It’s mid-September and something is missing in Tuscany. It’s too late for the golden fields of sunflowers and too early for the glowing foliage of vines. I settle for rounded hills poked by stone houses at the end of alleys of cypresses. Here and there, long coats of olive groves and vineyards cover the slopes. The relentless work of men groomed a barren landscape of rocky soil into a land of bounty, alongside dense forests wrinkled by ravines.
Here, Chianti is King. Some are still served from traditional flasks wrapped in straw and perhaps recycled as candleholders, but Chianti is a structured wine now. Regular Chianti must contain at least 70 percent Sangiovese—one of the world’s superstar grape varieties—and Chianti Classico 80 percent. Strict regulations put an end to the often mouth-puckering wines of the past.
A Village with a Past
Our van claws its way up a rocky dirt road. The view from the renovated farmhouse we rented is as we expected. Olive trees and vineyards run down a valley. We are in Castellina, in the province of Siena, where life unfolds, one meal, one glass of wine, and one moment at a time.
At 620 meters of elevation, Castellina in Chianti is the highest of the Chianti villages. It was a strategic advantage during the Florence and Siena centuries-long territorial feuds. What’s left of the Golden Age of the Etruscan civilization—Tuscany is a derivative of Etruscan—are the tunnels. Dominated by La Rocca, the tower that houses the archeological museum, the tunnels were gentrified into via Volte, and tenanted by restaurants and artisan shops.
Castellina is the cradle of the original Chianti. For this reason, the Enoteca Antiquaria inside Palazzo Squarcialupi holds the archives of the Chianti Classico—with the black rooster emblem.
The medieval village is also the keeper of Lorenzo di Bicci’s 14th-century fresco of the Virgin Mary—which was ‘miraculously’ spared when the San Salvatore Church was mostly destroyed during WWII. From there, the via Ferruccio becomes pedestrianized for a pleasant stroll to the Tourist Office, shops, restaurants, and merchant stalls.
From One Chianti Village to the Next
Narrow roads with hairpin curves up and down the hills lead us to two villages and two wineries per day. It’s all that time and sobriety can muster, plus slow lunches. In some wineries, taste and spit is hardly an option when copious food is served along with generously poured wine.

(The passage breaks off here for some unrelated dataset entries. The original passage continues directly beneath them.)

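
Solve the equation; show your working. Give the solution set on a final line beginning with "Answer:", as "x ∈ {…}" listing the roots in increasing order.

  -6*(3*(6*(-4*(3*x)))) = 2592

Step 1. [-6*(3*(6*(-4*(3*x)))) = 2592] LHS = -6·(…); ÷-6 both sides, so div: 3*(6*(-4*(3*x))) = -432.
Step 2. [3*(6*(-4*(3*x))) = -432] LHS = 3·(…); ÷3 both sides ⇒ div: 6*(-4*(3*x)) = -144.
Step 3. [6*(-4*(3*x)) = -144] LHS = 6·(…); ÷6 both sides, so div: -4*(3*x) = -24.
Step 4. [-4*(3*x) = -24] LHS = -4·(…); ÷-4 both sides. So div: 3*x = 6.
Step 5. [3*x = 6] 3 out front; divide by 3 ⇒ div: x = 2.

Answer: x ∈ {2}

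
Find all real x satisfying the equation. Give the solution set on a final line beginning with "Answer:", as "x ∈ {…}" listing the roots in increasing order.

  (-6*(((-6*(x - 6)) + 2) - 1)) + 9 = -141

Step 1. [(-6*(((-6*(x - 6)) + 2) - 1)) + 9 = -141] subtract 9: x sits inside (… + 9). So sub: -6*(((-6*(x - 6)) + 2) - 1) = -150.
Step 2. [-6*(((-6*(x - 6)) + 2) - 1) = -150] leading coefficient -6: divide by -6, so div: ((-6*(x - 6)) + 2) - 1 = 25.
Step 3. [((-6*(x - 6)) + 2) - 1 = 25] -1 is outermost — add 1 both sides ⇒ sub: (-6*(x - 6)) + 2 = 26.
Step 4. [(-6*(x - 6)) + 2 = 26] +2 is outermost — subtract 2 both sides. So sub: -6*(x - 6) = 24.
Step 5. [-6*(x - 6) = 24] -6 out front; divide by -6, so div: x - 6 = -4.
Step 6. [x - 6 = -4] add 6: x sits inside (… - 6) ⇒ sub: x = 2.

Answer: x ∈ {2}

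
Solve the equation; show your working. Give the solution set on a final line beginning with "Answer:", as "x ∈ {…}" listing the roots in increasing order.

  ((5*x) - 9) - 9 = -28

Step 1. [((5*x) - 9) - 9 = -28] peel the -9: add 9 from each side ⇒ sub: (5*x) - 9 = -19.
Step 2. [(5*x) - 9 = -19] -9 is outermost — add 9 both sides, so sub: 5*x = -10.
Step 3. [5*x = -10] 5·(inner) — divide through by 5 ⇒ div: x = -2.

Answer: x ∈ {-2}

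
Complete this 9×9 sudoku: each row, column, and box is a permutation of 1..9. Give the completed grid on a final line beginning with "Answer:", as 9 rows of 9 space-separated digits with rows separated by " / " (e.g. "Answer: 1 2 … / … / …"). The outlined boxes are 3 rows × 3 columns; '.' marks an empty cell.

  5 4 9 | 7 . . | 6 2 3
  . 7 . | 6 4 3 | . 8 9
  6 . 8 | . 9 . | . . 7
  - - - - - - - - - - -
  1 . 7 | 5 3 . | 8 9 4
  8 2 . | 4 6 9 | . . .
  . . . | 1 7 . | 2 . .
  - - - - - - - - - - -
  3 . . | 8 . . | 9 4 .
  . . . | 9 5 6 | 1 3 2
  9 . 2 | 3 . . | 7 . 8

Step 1. [r9c5∈{1}] only 1 remains possible at r9c5, so r9c5=1.
Step 2. [r4c2∈{6}] r4c2 is down to just 6, so r4c2=6.
Step 3. [r3c6∈{1,2,5}] across col 6, 5 lands solely at r3c6. So r3c6=5.
Step 4. [r9c2∈{5}] r9c2 is down to just 5 ⇒ r9c2=5.
Step 5. [r7c9∈{5,6}] in row 7, 5 fits only at r7c9, so r7c9=5.
Step 6. [r3c2∈{1,3}] across row 3, 3 lands solely at r3c2, so r3c2=3.
Step 7. [r6c3∈{3,4,5}] 3 has one home in row 6: r6c3, so r6c3=3.
Step 8. [r6c8∈{5,6}] in row 6, 5 fits only at r6c8. So r6c8=5.
Step 9. [r7c6∈{2,7}] row 7 places 7 nowhere but r7c6, so r7c6=7.
Step 10. [r5c9∈{1}] r5c9 has the single candidate 1, so r5c9=1.
Step 11. [r2c3∈{1}] r2c3 has the single candidate 1. So r2c3=1.
Step 12. [r1c5∈{8}] r1c5 is down to just 8, so r1c5=8.
Step 13. [r8c1∈{4,7}] in row 8, 7 fits only at r8c1 ⇒ r8c1=7.
Step 14. [r9c6∈{4}] only 4 remains possible at r9c6 ⇒ r9c6=4.
Step 15. [r6c1∈{4}] r6c1 has the single candidate 4 ⇒ r6c1=4.
Step 16. [r9c8∈{6}] only 6 remains possible at r9c8 ⇒ r9c8=6.
Step 17. [r3c8∈{1}] only 1 remains possible at r3c8, so r3c8=1.
Step 18. [r6c6∈{8}] r6c6 has the single candidate 8, so r6c6=8.
Step 19. [r6c9∈{6}] nothing but 6 survives at r6c9 ⇒ r6c9=6.
Step 20. [r7c5∈{2}] r7c5 has the single candidate 2 ⇒ r7c5=2.
Step 21. [r6c2∈{9}] r6c2 has the single candidate 9 ⇒ r6c2=9.
Step 22. [r2c1∈{2}] r2c1 has the single candidate 2, so r2c1=2.
Step 23. [r8c2∈{8}] only 8 remains possible at r8c2 ⇒ r8c2=8.
Step 24. [r1c6∈{1}] only 1 remains possible at r1c6 ⇒ r1c6=1.
Step 25. [r7c2∈{1}] only 1 remains possible at r7c2, so r7c2=1.
Step 26. [r3c4∈{2}] only 2 remains possible at r3c4 ⇒ r3c4=2.
Step 27. [r4c6∈{2}] r4c6's peers cover all but 2. So r4c6=2.
Step 28. [r5c8∈{7}] r5c8's peers cover all but 7, so r5c8=7.
Step 29. [r2c7∈{5}] r2c7 is down to just 5 ⇒ r2c7=5.
Step 30. [r5c7∈{3}] nothing but 3 survives at r5c7, so r5c7=3.
Step 31. [r8c3∈{4}] r8c3 is down to just 4, so r8c3=4.
Step 32. [r3c7∈{4}] only 4 remains possible at r3c7. So r3c7=4.
Step 33. [r5c3∈{5}] nothing but 5 survives at r5c3 ⇒ r5c3=5.
Step 34. [r7c3∈{6}] r7c3 has the single candidate 6. So r7c3=6.

Answer: 5 4 9 7 8 1 6 2 3 / 2 7 1 6 4 3 5 8 9 / 6 3 8 2 9 5 4 1 7 / 1 6 7 5 3 2 8 9 4 / 8 2 5 4 6 9 3 7 1 / 4 9 3 1 7 8 2 5 6 / 3 1 6 8 2 7 9 4 5 / 7 8 4 9 5 6 1 3 2 / 9 5 2 3 1 4 7 6 8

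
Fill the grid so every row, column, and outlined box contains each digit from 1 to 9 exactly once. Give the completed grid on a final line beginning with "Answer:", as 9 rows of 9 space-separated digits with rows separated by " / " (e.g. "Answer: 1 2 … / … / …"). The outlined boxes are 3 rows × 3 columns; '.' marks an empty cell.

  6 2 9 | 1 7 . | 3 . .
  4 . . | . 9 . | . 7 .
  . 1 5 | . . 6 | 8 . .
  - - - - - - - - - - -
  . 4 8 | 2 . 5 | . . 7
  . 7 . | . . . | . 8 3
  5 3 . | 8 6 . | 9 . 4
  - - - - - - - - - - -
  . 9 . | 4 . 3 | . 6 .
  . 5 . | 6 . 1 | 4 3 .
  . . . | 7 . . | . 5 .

Step 1. [r4c8∈{1}] r4c8's peers cover all but 1. So r4c8=1.
Step 2. [r6c3∈{1,2}] across row 6, 1 lands solely at r6c3 ⇒ r6c3=1.
Step 3. [r9c6∈{2,8,9}] in box 8, 9 fits only at r9c6. So r9c6=9.
Step 4. [r2c6∈{2,8}] col 6 places 2 nowhere but r2c6 ⇒ r2c6=2.
Step 5. [r7c7∈{1,2,7}] col 7 places 7 nowhere but r7c7, so r7c7=7.
Step 6. [r7c3∈{2}] nothing but 2 survives at r7c3, so r7c3=2.
Step 7. [r5c7∈{2,5,6}] 5 has one home in row 5: r5c7. So r5c7=5.
Step 8. [r9c7∈{1,2}] r9c7 is the only open cell in col 7 admitting 2, so r9c7=2.
Step 9. [r9c5∈{8}] r9c5 has the single candidate 8, so r9c5=8.
Step 10. [r2c3∈{3}] only 3 remains possible at r2c3. So r2c3=3.
Step 11. [r2c9∈{1,5,6}] in col 9, 6 fits only at r2c9, so r2c9=6.
Step 12. [r3c8∈{2,4,9}] in col 8, 9 fits only at r3c8, so r3c8=9.
Step 13. [r3c5∈{3,4}] across row 3, 4 lands solely at r3c5 ⇒ r3c5=4.
Step 14. [r9c9∈{1}] r9c9's peers cover all but 1. So r9c9=1.
Step 15. [r7c9∈{8}] r7c9's peers cover all but 8 ⇒ r7c9=8.
Step 16. [r5c4∈{9}] r5c4 has the single candidate 9 ⇒ r5c4=9.
Step 17. [r3c1∈{7}] r3c1 is down to just 7. So r3c1=7.
Step 18. [r9c2∈{6}] r9c2's peers cover all but 6. So r9c2=6.
Step 19. [r9c3∈{4}] r9c3 has the single candidate 4, so r9c3=4.
Step 20. [r9c1∈{3}] nothing but 3 survives at r9c1. So r9c1=3.
Step 21. [r3c4∈{3}] r3c4 has the single candidate 3 ⇒ r3c4=3.
Step 22. [r3c9∈{2}] only 2 remains possible at r3c9, so r3c9=2.
Step 23. [r5c3∈{6}] r5c3's peers cover all but 6 ⇒ r5c3=6.
Step 24. [r2c4∈{5}] r2c4's peers cover all but 5. So r2c4=5.
Step 25. [r5c5∈{1}] only 1 remains possible at r5c5, so r5c5=1.
Step 26. [r6c6∈{7}] only 7 remains possible at r6c6, so r6c6=7.
Step 27. [r8c5∈{2}] nothing but 2 survives at r8c5. So r8c5=2.
Step 28. [r7c5∈{5}] r7c5's peers cover all but 5 ⇒ r7c5=5.
Step 29. [r4c5∈{3}] r4c5's peers cover all but 3 ⇒ r4c5=3.
Step 30. [r4c7∈{6}] r4c7 is down to just 6, so r4c7=6.
Step 31. [r8c1∈{8}] nothing but 8 survives at r8c1. So r8c1=8.
Step 32. [r8c3∈{7}] r8c3 is down to just 7 ⇒ r8c3=7.
Step 33. [r7c1∈{1}] only 1 remains possible at r7c1 ⇒ r7c1=1.
Step 34. [r1c8∈{4}] r1c8 has the single candidate 4, so r1c8=4.
Step 35. [r1c9∈{5}] nothing but 5 survives at r1c9. So r1c9=5.
Step 36. [r5c1∈{2}] nothing but 2 survives at r5c1, so r5c1=2.
Step 37. [r1c6∈{8}] r1c6's peers cover all but 8 ⇒ r1c6=8.
Step 38. [r6c8∈{2}] only 2 remains possible at r6c8. So r6c8=2.
Step 39. [r2c7∈{1}] r2c7 is down to just 1 ⇒ r2c7=1.
Step 40. [r5c6∈{4}] r5c6's peers cover all but 4 ⇒ r5c6=4.
Step 41. [r8c9∈{9}] only 9 remains possible at r8c9, so r8c9=9.
Step 42. [r2c2∈{8}] r2c2's peers cover all but 8 ⇒ r2c2=8.
Step 43. [r4c1∈{9}] r4c1's peers cover all but 9 ⇒ r4c1=9.

Answer: 6 2 9 1 7 8 3 4 5 / 4 8 3 5 9 2 1 7 6 / 7 1 5 3 4 6 8 9 2 / 9 4 8 2 3 5 6 1 7 / 2 7 6 9 1 4 5 8 3 / 5 3 1 8 6 7 9 2 4 / 1 9 2 4 5 3 7 6 8 / 8 5 7 6 2 1 4 3 9 / 3 6 4 7 8 9 2 5 1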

It is soon apparent that the 14 villages under the Chianti appellation have much in common. First, they are entitled to the words in Chianti after their names. They also all have a church, an abbey or a convent, palazzos, and, of course, wine-tasting shops and quaint restaurants, often set amid what’s left of their fortifications. And true to the romanticized image of Tuscany, cypress trees punctuate the verdant countryside like exclamation marks.
A few facts give a distinctive touristic identity to these villages, enough for me to remember the essentials. Whether it’s a castle, church, painting, statue, or crucifix, each village has something exceptional from time immemorial.
In Radda, it’s the peaceful setting of the town center and the elegant studio of a fashion designer next to a captivating gilding workshop. Along the cobblestone streets and stone walls, I wonder how many noble families lived here, at least as many as the number of hotels that bear the name Palazzo.
In Greve, the triangular Piazza Matteotti has been holding a Saturday market since the 13th century, tradition doesn’t die easily in Chianti; one butcher shop dates back to 1729. The arched portico alongside the piazza now offers shade for outdoor dining and access to the tourist shops.
In Castellina, we visit the Azienda Agricola San Donatino. I speak French with Maria Cristina Diaz, the Spanish widow of Léo Ferré, a famous poet and singer whose family has grown wine in Chianti since 1971. From this traditional ‘under the Tuscan sun’ overlooking the valley, I imagine Ferré under the Tuscan sun and his muse in the vineyard or among the 5,000 olive trees the family cares for.
In Panzano, a hilltop halfway between Florence and Siena, we overdo wine tasting thanks to the jovial winemakers at the annual wine festival. We take a break with a fast-melting gelato of pistachio, lemon, and hazelnut while easily identifying visitors on Vespas and in Fiats 500.
In Gaiole, we leave the SR222—the old Chiantigiana road—for the meandering road to the 15th-century hamlet of Ama. There, two locations for wine and olive oil tastings illustrate two distinct lifestyles. One is in the nobility of Castillo di Ama with its unusual open-air art collection and patrician setting. The other is in the conviviality of Casanuova di Ama set in the dwelling of its former sharecroppers.
Perhaps because Ama means Love, our last day in Tuscany fills us with sweet visions of the dolce vita that hovers in each village.
What about the food, you might ask? Ah, after an Italian friend asked me to repeat aloud that I like Italian food better than French food—my native food—I held the Chianti Classico responsible.